Konsistensi kita terhadap Islam, pengagungan kita terhadap Sunnah, ittiba’ kepada Rasulullah Shallallahu ‘alaihi wa sallam, dan tahkiim (berhukum) terhadap syari’at Rasulullah Shallallahu ‘alaihi wa sallam merupakan reaksi paling penting. Juga kita mempergunakan anugerah yang Allah berikan kepada kita yang berupa kekuatan dan kemampuan serta harta, dalam memutuskan hubungan dengan mereka merupakan reaksi penting terhadap mereka.
Kita mohon kepada Allah Azza wa Jalla agar menampakkan kekuatanNya kepada musuh-musuh kita, dan agar Dia menolong Islam dan umat Islam, menghinakan musuh-musuh agama, menerima syafa’at Nabi kita Muhammad Shallallahu ‘alaihi wa sallam untuk kita, penghulu orang-orang dahulu dan kemudian, dan shalawat dan salam atas Nabi kita Muhammad dan keluarga beliau.
(Dkutip dari ceramah Syaikh Muhammad bin Musa Alu Nashr (Makna Syahadat), di masjid kampus ITS (Institut Tehnologi Sepuluh November) Surabaya, Kamis, 16 Februari 2006 M. Diterjemahkan oleh Abu Isma’il Muslim Atsari)
[Cerkiis.blogspot.com, Disalin dari majalah As-Sunnah Edisi 01/Tahun X/1427H/2006M. Diterbitkan Yayasan Lajnah Istiqomah Surakarta, Jl. Solo – Purwodadi Km.8 Selokaton Gondangrejo Solo 57183 Telp. 0271-858197 Fax 0271-858196.Kontak Pemasaran 085290093792, 08121533647, 081575792961, Redaksi 08122589079]
Footnote
[1]. Syaikh meriwayatkannya dengan makna, inilah lafazh hadits tersebut:
كَانَ مِنَّا رَجُلٌ مِنْ بَنِي النَّجَّارِ قَدْ قَرَأَ الْبَقَرَةَ وَآلَ عِمْرَانَ وَكَانَ يَكْتُبُ لِرَسُولِ اللَّهِ صَلَّى اللَّهُ عَلَيْهِ وَسَلَّمَ فَانْطَلَقَ هَارِبًا حَتَّى لَحِقَ بِأَهْلِ الْكِتَابِ قَالَ فَرَفَعُوهُ قَالُوا هَذَا قَدْ كَانَ يَكْتُبُ لِمُحَمَّدٍ فَأُعْجِبُوا بِهِ فَمَا لَبِثَ أَنْ قَصَمَ اللَّهُعُنُقَهُ فِيهِمْ فَحَفَرُوا لَهُ فَوَارَوْهُ فَأَصْبَحَتْ الْأَرْضُ قَدْ نَبَذَتْهُ عَلَى وَجْهِهَا ثُمَّ عَادُوا فَحَفَرُوا لَهُ فَوَارَوْهُ فَأَصْبَحَتْ الْأَرْضُ قَدْ نَبَذَتْهُ عَلَى وَجْهِهَا ثُمَّ عَادُوا فَحَفَرُوا لَهُ فَوَارَوْهُ فَأَصْبَحَتْ الْأَرْضُ قَدْ نَبَذَتْهُ عَلَى وَجْهِهَا فَتَرَكُوهُ مَنْبُوذًا
Dahulu ada di antara kami seorang laki-laki dari Bani Najjar telah menghafal surat al Baqarah dan Ali Imran, dan dia menulis untuk Rasulullah Shallallahu ‘alaihi wa sallam.

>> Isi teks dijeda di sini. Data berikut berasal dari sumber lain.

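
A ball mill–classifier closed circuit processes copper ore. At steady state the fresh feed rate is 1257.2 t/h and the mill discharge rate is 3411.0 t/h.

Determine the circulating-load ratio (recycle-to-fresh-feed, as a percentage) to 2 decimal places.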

Kemudian dia kabur dan bergabung dengan Ahli Kitab. Maka mereka mengagungkannya. Mereka mengatakan: “Orang ini dahulu menulis untuk Muhammad”. Mereka dibuat kagum dengannya. Namun tidaklah dia hidup lama sampai Allah menghancurkan lehernya di tengah-tengah mereka. Maka mereka menggali lubang kubur baginya, lalu menimbunnya. Tetapi pada waktu pagi, bumi telah memuntahkannya di atas permukaan tanah. Kemudian mereka mengulangi. Mereka menggali lubang kubur baginya, lalu menimbunnya. Tetapi pada waktu pagi, bumi telah memuntahkannya di atas permukaan tanah. Kemudian mereka mengulangi. Mereka menggali lubang kubur baginya, lalu menimbunnya. Tetapi pada waktu pagi, bumi telah memuntahkannya di atas permukaan tanah. Maka mereka meninggalkannya terlantar. [HR Muslim, no. 2781; Ahmad]. (Pent).
[2]. Perkataan orang munafik ini Allah abadikan di dalam al Qur`an, surat al Munafiqun ayat 8. (Pent).
[3]. Penyusun buku tersebut adalah Michael H. Hart dari Amerika. (Pent).